Instead of using a shortcut rule, actually put it through the long definition of a derivative and work it out.

whistlenm1
11-03-2003, 02:11 PM
for me I did not understand it until I found a proof, so unless your going to look at a proof take it as is.

alpha
11-03-2003, 03:13 PM
just take it as it is. but if you want to know why, as cheez said, put it through the long definition of the derivative.

confuted
11-03-2003, 03:51 PM
http://archives.math.utk.edu/visual.calculus/2/definition.12/ The definition of a derivative can be found there if you want to have a go at it

Silvercord
11-03-2003, 04:34 PM
so is this setup what cheez and you guys meant:


(e^(x+h) - e^(x)) / (h)
Lim h->0

I saw what confuted put for the answer but I'm not 100% sure the steps you have to take to get there.
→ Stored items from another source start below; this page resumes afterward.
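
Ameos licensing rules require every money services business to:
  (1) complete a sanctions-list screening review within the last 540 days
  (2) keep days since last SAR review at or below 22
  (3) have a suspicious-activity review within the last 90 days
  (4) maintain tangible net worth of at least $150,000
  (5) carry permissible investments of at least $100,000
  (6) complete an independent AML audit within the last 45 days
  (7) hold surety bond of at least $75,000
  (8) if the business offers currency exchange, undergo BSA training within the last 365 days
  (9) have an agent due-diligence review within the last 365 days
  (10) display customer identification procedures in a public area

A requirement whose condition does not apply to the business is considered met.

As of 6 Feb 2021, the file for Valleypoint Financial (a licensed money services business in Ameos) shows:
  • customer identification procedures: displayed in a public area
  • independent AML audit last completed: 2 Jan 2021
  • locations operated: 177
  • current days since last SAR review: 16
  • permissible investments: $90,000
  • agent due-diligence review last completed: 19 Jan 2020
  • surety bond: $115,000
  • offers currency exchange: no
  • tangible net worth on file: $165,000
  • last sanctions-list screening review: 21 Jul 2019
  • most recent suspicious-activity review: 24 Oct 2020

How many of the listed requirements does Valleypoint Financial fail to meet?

1. sanctions-list screening review 566 days ago vs limit 540 → not met
2. days since last SAR review 16 ≤ 22 → met
3. suspicious-activity review 105 days ago vs limit 90 → not met
4. tangible net worth $165,000 ≥ $150,000 → met
5. permissible investments $90,000 < $100,000 → not met
6. independent AML audit 35 days ago vs limit 45 → met
7. surety bond $115,000 ≥ $75,000 → met
8. condition 'offers currency exchange' does not hold → requirement n/a → met
9. agent due-diligence review 384 days ago vs limit 365 → not met
10. customer identification procedures present → met
Not met: 4 of 10

4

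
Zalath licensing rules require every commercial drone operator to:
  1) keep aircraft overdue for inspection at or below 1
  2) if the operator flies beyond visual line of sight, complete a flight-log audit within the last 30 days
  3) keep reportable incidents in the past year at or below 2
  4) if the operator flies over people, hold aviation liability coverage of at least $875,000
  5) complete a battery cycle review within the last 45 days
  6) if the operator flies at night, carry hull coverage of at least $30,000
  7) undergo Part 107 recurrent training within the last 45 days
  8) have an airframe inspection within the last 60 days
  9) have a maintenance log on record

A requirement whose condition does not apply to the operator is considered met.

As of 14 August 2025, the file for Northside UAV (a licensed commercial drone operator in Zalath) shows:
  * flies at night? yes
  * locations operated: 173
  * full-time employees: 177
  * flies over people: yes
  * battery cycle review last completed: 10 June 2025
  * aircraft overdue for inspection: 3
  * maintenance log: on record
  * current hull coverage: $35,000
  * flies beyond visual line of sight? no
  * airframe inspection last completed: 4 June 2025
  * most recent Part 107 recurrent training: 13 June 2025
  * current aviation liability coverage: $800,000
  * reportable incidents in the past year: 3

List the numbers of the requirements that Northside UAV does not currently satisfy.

1. aircraft overdue for inspection 3 > 1 → not met
2. condition 'flies beyond visual line of sight' does not hold → requirement n/a → met
3. reportable incidents in the past year 3 > 2 → not met
4. condition 'flies over people' holds; aviation liability coverage $800,000 < $875,000 → not met
5. battery cycle review 65 days ago vs limit 45 → not met
6. condition 'flies at night' holds; hull coverage $35,000 ≥ $30,000 → met
7. Part 107 recurrent training 62 days ago vs limit 45 → not met
8. airframe inspection 71 days ago vs limit 60 → not met
9. maintenance log present → met
Not met: 1, 3, 4, 5, 7, 8

1, 3, 4, 5, 7, 8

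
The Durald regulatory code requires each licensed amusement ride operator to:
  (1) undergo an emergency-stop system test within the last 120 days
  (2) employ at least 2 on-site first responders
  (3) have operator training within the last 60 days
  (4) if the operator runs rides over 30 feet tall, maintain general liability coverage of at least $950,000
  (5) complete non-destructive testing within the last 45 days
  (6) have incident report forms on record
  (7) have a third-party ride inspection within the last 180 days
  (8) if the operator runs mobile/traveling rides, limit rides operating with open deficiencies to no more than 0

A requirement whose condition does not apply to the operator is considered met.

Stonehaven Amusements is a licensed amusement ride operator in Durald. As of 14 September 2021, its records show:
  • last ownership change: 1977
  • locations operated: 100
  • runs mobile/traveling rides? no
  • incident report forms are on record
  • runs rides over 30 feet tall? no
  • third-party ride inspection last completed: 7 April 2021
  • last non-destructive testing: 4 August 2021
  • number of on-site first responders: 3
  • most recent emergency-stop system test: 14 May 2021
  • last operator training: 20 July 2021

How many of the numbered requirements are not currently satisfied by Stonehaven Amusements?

1. emergency-stop system test 123 days ago vs limit 120 → not met
2. on-site first responders 3 ≥ 2 → met
3. operator training 56 days ago vs limit 60 → met
4. condition 'runs rides over 30 feet tall' does not hold → requirement n/a → met
5. non-destructive testing 41 days ago vs limit 45 → met
6. incident report forms present → met
7. third-party ride inspection 160 days ago vs limit 180 → met
8. condition 'runs mobile/traveling rides' does not hold → requirement n/a → met
Not met: 1 of 8

1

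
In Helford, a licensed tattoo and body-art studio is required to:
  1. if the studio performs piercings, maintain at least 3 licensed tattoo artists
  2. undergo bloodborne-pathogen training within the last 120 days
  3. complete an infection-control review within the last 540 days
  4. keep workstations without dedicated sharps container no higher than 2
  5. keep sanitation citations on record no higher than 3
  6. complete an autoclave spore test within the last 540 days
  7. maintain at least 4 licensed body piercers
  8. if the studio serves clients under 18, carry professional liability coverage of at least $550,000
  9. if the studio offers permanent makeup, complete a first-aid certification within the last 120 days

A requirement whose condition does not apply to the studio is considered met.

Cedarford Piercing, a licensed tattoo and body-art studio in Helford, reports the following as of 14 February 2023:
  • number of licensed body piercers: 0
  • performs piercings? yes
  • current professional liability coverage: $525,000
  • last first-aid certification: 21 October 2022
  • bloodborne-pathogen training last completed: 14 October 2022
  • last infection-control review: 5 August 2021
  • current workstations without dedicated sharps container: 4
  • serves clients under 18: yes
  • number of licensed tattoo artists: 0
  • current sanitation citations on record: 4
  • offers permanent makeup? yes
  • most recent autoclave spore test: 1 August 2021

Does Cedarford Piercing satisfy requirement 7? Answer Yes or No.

No

7. licensed body piercers 0 < 4 → not met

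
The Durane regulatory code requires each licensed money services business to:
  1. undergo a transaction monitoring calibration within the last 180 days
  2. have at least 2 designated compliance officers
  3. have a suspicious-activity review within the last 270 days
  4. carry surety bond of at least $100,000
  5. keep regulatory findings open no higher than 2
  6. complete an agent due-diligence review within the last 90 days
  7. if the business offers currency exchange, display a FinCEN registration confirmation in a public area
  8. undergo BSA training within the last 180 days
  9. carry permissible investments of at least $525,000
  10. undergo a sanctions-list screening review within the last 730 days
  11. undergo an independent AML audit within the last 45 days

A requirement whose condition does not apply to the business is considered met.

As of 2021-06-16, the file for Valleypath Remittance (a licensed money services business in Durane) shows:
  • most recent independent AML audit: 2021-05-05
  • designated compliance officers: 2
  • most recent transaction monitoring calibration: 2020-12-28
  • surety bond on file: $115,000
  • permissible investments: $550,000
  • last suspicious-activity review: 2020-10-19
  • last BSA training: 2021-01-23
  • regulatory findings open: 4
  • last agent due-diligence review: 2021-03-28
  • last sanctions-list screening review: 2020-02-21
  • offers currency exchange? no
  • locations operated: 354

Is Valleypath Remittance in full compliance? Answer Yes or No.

1. transaction monitoring calibration 170 days ago vs limit 180 → met
2. designated compliance officers 2 ≥ 2 → met
3. suspicious-activity review 240 days ago vs limit 270 → met
4. surety bond $115,000 ≥ $100,000 → met
5. regulatory findings open 4 > 2 → not met
6. agent due-diligence review 80 days ago vs limit 90 → met
7. condition 'offers currency exchange' does not hold → requirement n/a → met
8. BSA training 144 days ago vs limit 180 → met
9. permissible investments $550,000 ≥ $525,000 → met
10. sanctions-list screening review 481 days ago vs limit 730 → met
11. independent AML audit 42 days ago vs limit 45 → met
Not met: 5

No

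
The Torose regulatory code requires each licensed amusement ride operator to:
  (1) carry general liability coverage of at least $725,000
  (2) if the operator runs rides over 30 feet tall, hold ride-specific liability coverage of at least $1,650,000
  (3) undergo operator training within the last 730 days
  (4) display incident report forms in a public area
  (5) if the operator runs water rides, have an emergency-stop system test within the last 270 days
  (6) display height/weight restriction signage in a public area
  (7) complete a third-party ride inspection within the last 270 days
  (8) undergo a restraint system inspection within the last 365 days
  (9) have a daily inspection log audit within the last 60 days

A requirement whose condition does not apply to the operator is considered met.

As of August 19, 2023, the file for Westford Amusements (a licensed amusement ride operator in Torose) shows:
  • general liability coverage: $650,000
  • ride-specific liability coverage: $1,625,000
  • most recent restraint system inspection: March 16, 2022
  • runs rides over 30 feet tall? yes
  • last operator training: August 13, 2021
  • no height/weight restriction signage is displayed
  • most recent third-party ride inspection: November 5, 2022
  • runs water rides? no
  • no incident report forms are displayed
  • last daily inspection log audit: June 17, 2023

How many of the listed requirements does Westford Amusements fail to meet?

8

1. general liability coverage $650,000 < $725,000 → not met
2. condition 'runs rides over 30 feet tall' holds; ride-specific liability coverage $1,625,000 < $1,650,000 → not met
3. operator training 736 days ago vs limit 730 → not met
4. incident report forms absent → not met
5. condition 'runs water rides' does not hold → requirement n/a → met
6. height/weight restriction signage absent → not met
7. third-party ride inspection 287 days ago vs limit 270 → not met
8. restraint system inspection 521 days ago vs limit 365 → not met
9. daily inspection log audit 63 days ago vs limit 60 → not met
Not met: 8 of 9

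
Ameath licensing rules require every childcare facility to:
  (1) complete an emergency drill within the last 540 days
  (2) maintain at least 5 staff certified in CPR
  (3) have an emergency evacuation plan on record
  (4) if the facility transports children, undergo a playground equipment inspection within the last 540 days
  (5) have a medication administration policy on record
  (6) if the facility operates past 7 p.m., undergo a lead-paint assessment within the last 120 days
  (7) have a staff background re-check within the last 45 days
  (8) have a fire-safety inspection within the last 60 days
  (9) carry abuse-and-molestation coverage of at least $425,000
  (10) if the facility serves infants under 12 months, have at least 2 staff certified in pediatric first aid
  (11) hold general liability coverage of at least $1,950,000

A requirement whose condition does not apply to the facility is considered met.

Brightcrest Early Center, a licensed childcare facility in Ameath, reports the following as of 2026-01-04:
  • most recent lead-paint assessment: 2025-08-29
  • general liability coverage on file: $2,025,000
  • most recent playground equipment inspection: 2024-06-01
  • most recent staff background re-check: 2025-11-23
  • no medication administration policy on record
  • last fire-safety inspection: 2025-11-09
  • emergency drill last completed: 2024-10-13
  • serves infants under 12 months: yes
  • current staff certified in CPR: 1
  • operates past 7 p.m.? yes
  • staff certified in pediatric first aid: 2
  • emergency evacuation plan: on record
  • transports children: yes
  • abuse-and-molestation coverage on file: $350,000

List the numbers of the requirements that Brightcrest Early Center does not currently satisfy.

2, 4, 5, 6, 9

1. emergency drill 448 days ago vs limit 540 → met
2. staff certified in CPR 1 < 5 → not met
3. emergency evacuation plan present → met
4. condition 'transports children' holds; playground equipment inspection 582 days ago vs limit 540 → not met
5. medication administration policy absent → not met
6. condition 'operates past 7 p.m.' holds; lead-paint assessment 128 days ago vs limit 120 → not met
7. staff background re-check 42 days ago vs limit 45 → met
8. fire-safety inspection 56 days ago vs limit 60 → met
9. abuse-and-molestation coverage $350,000 < $425,000 → not met
10. condition 'serves infants under 12 months' holds; staff certified in pediatric first aid 2 ≥ 2 → met
11. general liability coverage $2,025,000 ≥ $1,950,000 → met
Not met: 2, 4, 5, 6, 9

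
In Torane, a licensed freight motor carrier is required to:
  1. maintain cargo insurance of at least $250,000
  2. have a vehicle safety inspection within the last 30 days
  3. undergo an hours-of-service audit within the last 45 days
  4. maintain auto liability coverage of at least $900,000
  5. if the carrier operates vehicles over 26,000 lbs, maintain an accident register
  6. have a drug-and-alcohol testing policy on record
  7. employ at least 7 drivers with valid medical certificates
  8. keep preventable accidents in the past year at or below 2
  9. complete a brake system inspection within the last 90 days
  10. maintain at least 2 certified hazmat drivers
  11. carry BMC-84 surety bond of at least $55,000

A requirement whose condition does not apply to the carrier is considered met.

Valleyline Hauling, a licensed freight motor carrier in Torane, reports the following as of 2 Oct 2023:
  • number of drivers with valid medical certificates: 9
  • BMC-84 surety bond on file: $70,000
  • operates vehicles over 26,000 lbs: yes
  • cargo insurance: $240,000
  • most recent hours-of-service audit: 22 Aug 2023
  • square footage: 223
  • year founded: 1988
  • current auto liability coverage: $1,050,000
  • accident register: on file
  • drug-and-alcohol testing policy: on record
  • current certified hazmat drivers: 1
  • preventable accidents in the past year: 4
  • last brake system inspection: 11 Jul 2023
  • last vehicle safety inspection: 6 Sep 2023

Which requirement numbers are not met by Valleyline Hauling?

1, 8, 10

1. cargo insurance $240,000 < $250,000 → not met
2. vehicle safety inspection 26 days ago vs limit 30 → met
3. hours-of-service audit 41 days ago vs limit 45 → met
4. auto liability coverage $1,050,000 ≥ $900,000 → met
5. condition 'operates vehicles over 26,000 lbs' holds; accident register present → met
6. drug-and-alcohol testing policy present → met
7. drivers with valid medical certificates 9 ≥ 7 → met
8. preventable accidents in the past year 4 > 2 → not met
9. brake system inspection 83 days ago vs limit 90 → met
10. certified hazmat drivers 1 < 2 → not met
11. BMC-84 surety bond $70,000 ≥ $55,000 → met
Not met: 1, 8, 10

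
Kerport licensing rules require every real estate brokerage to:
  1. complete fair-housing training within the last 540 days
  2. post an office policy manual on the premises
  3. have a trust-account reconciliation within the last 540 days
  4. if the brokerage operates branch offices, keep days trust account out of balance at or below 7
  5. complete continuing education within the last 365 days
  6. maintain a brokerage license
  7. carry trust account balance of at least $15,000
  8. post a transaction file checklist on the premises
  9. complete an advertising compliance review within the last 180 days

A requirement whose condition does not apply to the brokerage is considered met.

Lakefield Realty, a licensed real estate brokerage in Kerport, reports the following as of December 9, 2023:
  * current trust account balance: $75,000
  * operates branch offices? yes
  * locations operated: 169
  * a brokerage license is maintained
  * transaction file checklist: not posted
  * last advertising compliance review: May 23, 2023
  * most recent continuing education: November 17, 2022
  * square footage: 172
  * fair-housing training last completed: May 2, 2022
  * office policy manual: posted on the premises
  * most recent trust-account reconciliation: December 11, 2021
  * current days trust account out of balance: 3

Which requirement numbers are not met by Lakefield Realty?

1. fair-housing training 586 days ago vs limit 540 → not met
2. office policy manual present → met
3. trust-account reconciliation 728 days ago vs limit 540 → not met
4. condition 'operates branch offices' holds; days trust account out of balance 3 ≤ 7 → met
5. continuing education 387 days ago vs limit 365 → not met
6. brokerage license present → met
7. trust account balance $75,000 ≥ $15,000 → met
8. transaction file checklist absent → not met
9. advertising compliance review 200 days ago vs limit 180 → not met
Not met: 1, 3, 5, 8, 9

1, 3, 5, 8, 9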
EDIT: does b stand for base above? (change of base)

confuted
11-03-2003, 05:34 PM
b and k were arbitrary constants.

(e^(x+h) - e^(x)) / (h)
Lim h->0

(e^((x+h)/x)) / (h)
Lim h->0

You'll have to take an ln() in there to get that to something you can work with.

Zach L.
11-04-2003, 06:09 PM
Use the Maclaurin series for e^x, and it becomes really obvious:

e^x = sum(k=0, infinity) [ x^k / k! ]

So for each term,
d[x^k / k!]/dx = k*x^(k-1) / k! = x^(k-1) / (k-1)

That is, when you take the derivative, each term becomes its predecessor, so the series remains unchanged.